Tak heran bila Pemerintah membuat beberapa kebijakan yang mendukung penuh industri dan para pelaku usaha yang berencana mengembangkan produk asuransi syariah. Selain melakukan pelatihan, literisasi, dan edukasi dalam mensosialisasikan produk-produk asuransi syariah ke masyarakat luas, Pemerintah juga tengah mendorong asuransi syariah sebagai gaya hidup masyarakat Indonesia.
Dukungan Pemerintah ini dituangkan lewat Undang-Undang Perasuransian No. 40 tahun 2014 juga Peraturan Otoritas Jasa Keuangan (OJK) No. 69 tahun 2016 tentang penyelenggaraan usaha perusahaan asuransi, perusahaan asuransi syariah, perusahaan reasuransi, dan perusahaan reasuransi syariah, yang mana salah satu aturannya meminta semua perusahaan asuransi harus sudah melepas unit usaha syariah (UUS) atau spin off pada tahun 2024, dan meminta mereka (perusahaan asuransi-Red) untuk memberi gambaran road map spin off-nya kepada OJK hingga tahun 2020.

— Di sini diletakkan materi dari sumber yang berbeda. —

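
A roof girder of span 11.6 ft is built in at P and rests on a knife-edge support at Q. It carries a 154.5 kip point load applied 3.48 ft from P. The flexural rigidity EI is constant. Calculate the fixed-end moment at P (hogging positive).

M_P = 319.9 kip·ft

Take the reaction at Q as the redundant and release it; the primary structure is a cantilever fixed at P.
Deflection at Q on the released cantilever, summing each load's contribution:
  point load 154.5 at a = 3.48: Pa²(3L − a)/(6EI) = 9767/EI
Tip deflection under a unit load at Q: L³/(3EI) = 520.3/EI.
Compatibility at Q: δ_0 − R_Q·δ_{QQ} = 0, so R_Q = 9767/520.3 = 18.77 kip.
Moment equilibrium about P: M_P = Σ(load moments about P) − R_Q·L = 537.7 − 18.77×11.6 = 319.9 kip·ft.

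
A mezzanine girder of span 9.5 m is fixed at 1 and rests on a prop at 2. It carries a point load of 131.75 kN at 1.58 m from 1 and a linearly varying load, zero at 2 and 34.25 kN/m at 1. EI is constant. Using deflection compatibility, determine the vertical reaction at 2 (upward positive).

R_2 = 37.7 kN

Remove the prop at 2; the released (primary) structure is a cantilever built in at 1.
Downward deflection at the released point 2 due to the loads:
  point load 131.75 at a = 1.58: Pa²(3L − a)/(6EI) = 1476/EI
  triangular load, peak 34.25 at the fixed end: w₀L⁴/(30EI) = 9299/EI
  δ_0 = 10775/EI
Tip deflection under a unit load at 2: L³/(3EI) = 285.8/EI.
The prop prevents deflection at 2: R_2 = δ_0/δ_{22} = 10775/285.8 = 37.7 kN.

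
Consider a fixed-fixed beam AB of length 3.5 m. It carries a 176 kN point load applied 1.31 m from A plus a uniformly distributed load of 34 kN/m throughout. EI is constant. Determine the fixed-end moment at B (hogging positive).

M_B = 88.7 kN·m

Release both end moments; the primary structure is a simply-supported span AB with redundants M_A and M_B.
On the primary (simply-supported) span, the end slopes from the loading are:
  at A: point load 176 at a = 1.31: Pab(L + b)/(6LEI) = 136.8/EI
  at B: point load 176 at a = 1.31: Pab(L + a)/(6LEI) = 115.7/EI
  at A: UDL 34: wL³/(24EI) = 60.74/EI
  at B: UDL 34: wL³/(24EI) = 60.74/EI
  θ_A0 = 197.6/EI,  θ_B0 = 176.4/EI
Flexibility coefficients: a unit moment at one end gives L/(3EI) there and L/(6EI) at the far end, so f₁₁ = f₂₂ = 1.167/EI and f₁₂ = f₂₁ = 0.5833/EI.
Compatibility — zero rotation at each built-in end:
  1.167 M_A + 0.5833 M_B = 197.6
  0.5833 M_A + 1.167 M_B = 176.4
Solving the pair gives M_A = 125 kN·m and M_B = 88.7 kN·m (hogging).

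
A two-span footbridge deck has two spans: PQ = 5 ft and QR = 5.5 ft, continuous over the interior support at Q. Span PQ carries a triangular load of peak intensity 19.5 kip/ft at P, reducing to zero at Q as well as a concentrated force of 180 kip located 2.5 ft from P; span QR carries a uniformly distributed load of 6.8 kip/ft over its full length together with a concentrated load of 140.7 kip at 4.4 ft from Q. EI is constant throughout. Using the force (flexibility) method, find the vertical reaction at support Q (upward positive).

R_Q = 208.9 kip

Take M_Q as the redundant. Released structure: two simple spans PQ and QR with a hinge at Q.
Rotations at Q on the released spans (each span's end-slope, ×1/EI):
  span PQ: triangular load, peak 19.5: 7w₀L³/(360EI) = 47.4/EI
  span PQ: point load 180 at a = 2.5: Pab(L + a)/(6LEI) = 281.2/EI
  span QR: UDL 6.8: wL³/(24EI) = 47.14/EI
  span QR: point load 140.7 at a = 4.4: Pab(L + b)/(6LEI) = 136.2/EI
  relative rotation θ_0 = (328.6 + 183.3)/EI = 512/EI
A unit hogging moment at Q produces rotation L₁/(3EI) + L₂/(3EI) = 3.5/EI.
Slope continuity at Q: θ_0 = M_Q·3.5/EI, so M_Q = 512/3.5 = 146.3 kip·ft (hogging).
Span PQ, ΣM about P with M_Q applied at Q: R_Q^{PQ}·5 = 531.2 + 146.3, so R_Q^{PQ} = 135.5 kip and R_P = 228.8 − 135.5 = 93.24 kip.
Span QR, ΣM about R: R_Q^{QR}·5.5 = 257.6 + 146.3, so R_Q^{QR} = 73.44 kip and R_R = 178.1 − 73.44 = 104.7 kip.
R_Q = 135.5 + 73.44 = 208.9 kip.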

Dalam UU No. 40/2014 disebutkan bahwa perusahaan asuransi atau perusahaan reasuransi yang memiliki unit usaha syariah dengan nilai tabaru dan dana investasi peserta telah mencapai paling sedikit 50 persen, maka diwajibkan melakukan pemisahan unit usaha syariah selambat-lambatnya 10 tahun sejak UU tersebut diundangkan.
Pemisahan unit usaha ini merupakan salah satu langkah agar asuransi syariah bisa tumbuh dan berkembang. Ketua Umum AASI, Taufik Marjuniadi, seperti yang dikutip dari Kontan.co.id, mengatakan, hingga kini perusahaan di industri asuransi syariah masih menyiapkan diri untuk melaksanakan ketentuan tersebut. Karena bagaimanapun juga, perlu perencanaan matang untuk melakukan spin off.
Data dari AASI (Asosiasi Asuransi Syariah Indonesia) menyebutkan, sampai saat ini ada tiga dari 69 perusahaan asuransi yang sudah spin off dari induk perusahaan asuransi konvensionalnya. Mereka adalah Jasindo Syariah, Reindo Syariah, dan Bumiputera Syariah.
Sebagai informasi, PT Asuransi Jiwa Syariah Bumiputera yang baru spin off tahun lalu, saat ini telah memiliki pangsa pasar sebesar 3,72 persen dan asset lebih dari Rp1 triliun per akhir 2016 lalu. Sementara itu, kontribusi bruto yang didapat hingga Desember 2016 juga sebesar Rp218 miliar. Adapun perolehan hasil investasinya sampai dengan akhir tahun 2016 adalah sebesar Rp41 miliar.(LIA)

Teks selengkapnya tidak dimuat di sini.